There are several ways to desalinate seawater. The problem is to do so quickly and economically. Heating seawater then cooling and capturing the condensate takes too much energy to be really efficient. Perhaps these membranes, if they can be produced cheaply and will stand up to a large volume of water, are the answer. The problem still remains of disposing of the slurry of salt and other minerals. Currently most desalination plants return the sludgy, salty leftovers to the water supply, which is highly destructive of the environment.
Well, if we desalinize a lot of ocean water, that will take care of the rising ocean levels.
I understand that, but it is kind of interesting. The purified water recovered doesn't disappear from the water cycle, but is used and eventually reenters the cycle at some point, and that would include the oceans. In other words, the water your remove from the ocean eventually finds it's way back.
So, if you don't dispose of the salt and minerals recovered back into the ocean, won't that eventually throw off the salinity of the oceans by making them less salty than they should be?
Someone could invent a process that uses C02 and Skittles to produce limitless fresh water and the greenies would still ban it.
Returning sea salt to the sea shouldn’t be too destructive to the “environment.”
The Israelis are using it to build a rampart to slow the invaders who want to eventually overrun Israel.. Nice thread about it here a few weeks ago. Lots of pictures, too.
The Saudis and Israelis get a large chunk of their water from desalination. What do they do with the leftover brine?
Dump it back into the ocean. It’s not like they are making it saltier.
“The problem still remains of disposing of the slurry of salt and other minerals. Currently most desalination plants return the sludgy, salty leftovers to the water supply, which is highly destructive of the environment.”
That is an old environmentalist bromide used as an argument against desalination plants. The obvious solution is to dilute the filtered material before returning it to the ocean.
The following is from the Tampa Bay desalination plant website.
“At full capacity, the RO process leaves about 19 mgd of twice-as-salty seawater behind which is returned to Big Bend’s cooling water stream and blended with up to 1.4 billion gallons of cooling water, achieving a blending ratio of up to 70-to-1. At this point before entering and mixing with any bay water, the salinity is already only 1.0 to 1.5 percent higher, on average, than water from Tampa Bay. This slight increase falls within Tampa Bay’s normal, seasonal fluctuations in salinity.
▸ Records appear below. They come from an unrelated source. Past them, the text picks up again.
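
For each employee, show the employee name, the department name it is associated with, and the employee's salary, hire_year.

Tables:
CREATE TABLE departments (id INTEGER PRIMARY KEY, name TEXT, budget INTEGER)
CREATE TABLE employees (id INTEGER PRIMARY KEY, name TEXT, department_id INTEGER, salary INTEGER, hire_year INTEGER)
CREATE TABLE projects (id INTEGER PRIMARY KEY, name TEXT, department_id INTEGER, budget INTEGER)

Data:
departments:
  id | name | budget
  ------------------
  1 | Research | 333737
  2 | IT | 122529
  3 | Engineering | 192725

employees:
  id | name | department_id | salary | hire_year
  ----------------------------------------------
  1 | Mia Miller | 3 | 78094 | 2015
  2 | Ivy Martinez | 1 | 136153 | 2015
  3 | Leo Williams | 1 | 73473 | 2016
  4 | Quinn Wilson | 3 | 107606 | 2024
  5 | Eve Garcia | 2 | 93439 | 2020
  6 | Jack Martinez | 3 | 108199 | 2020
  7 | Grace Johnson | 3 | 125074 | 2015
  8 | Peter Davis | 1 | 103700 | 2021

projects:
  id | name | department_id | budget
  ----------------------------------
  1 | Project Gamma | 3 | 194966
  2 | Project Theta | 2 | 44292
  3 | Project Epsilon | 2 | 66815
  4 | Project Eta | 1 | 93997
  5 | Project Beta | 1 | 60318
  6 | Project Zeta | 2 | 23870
SELECT c.name, p.name AS department, c.salary, c.hire_year FROM employees c JOIN departments p ON c.department_id = p.id

Execution result:
name | department | salary | hire_year
Mia Miller | Engineering | 78094 | 2015
Ivy Martinez | Research | 136153 | 2015
Leo Williams | Research | 73473 | 2016
Quinn Wilson | Engineering | 107606 | 2024
Eve Garcia | IT | 93439 | 2020
Jack Martinez | Engineering | 108199 | 2020
Grace Johnson | Engineering | 125074 | 2015
Peter Davis | Research | 103700 | 2021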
The cooling water mixture moves through a discharge canal, blending with more seawater, diluting the discharge even further. By the time the discharged water reaches Tampa Bay, its salinity is nearly the same as the Bay’s. And, the large volume of water that naturally flows in and out of Tampa Bay near Big Bend provides more dilution, preventing any long-term build-up of salinity in the bay.
Tampa Bay Water’s comprehensive hydrobiological monitoring program collects thousands of samples including continuous salinity measurements every 15 minutes near the desalination facility. This and other water quality monitoring since 2003 shows no measurable salinity changes in Tampa Bay related to plant production.”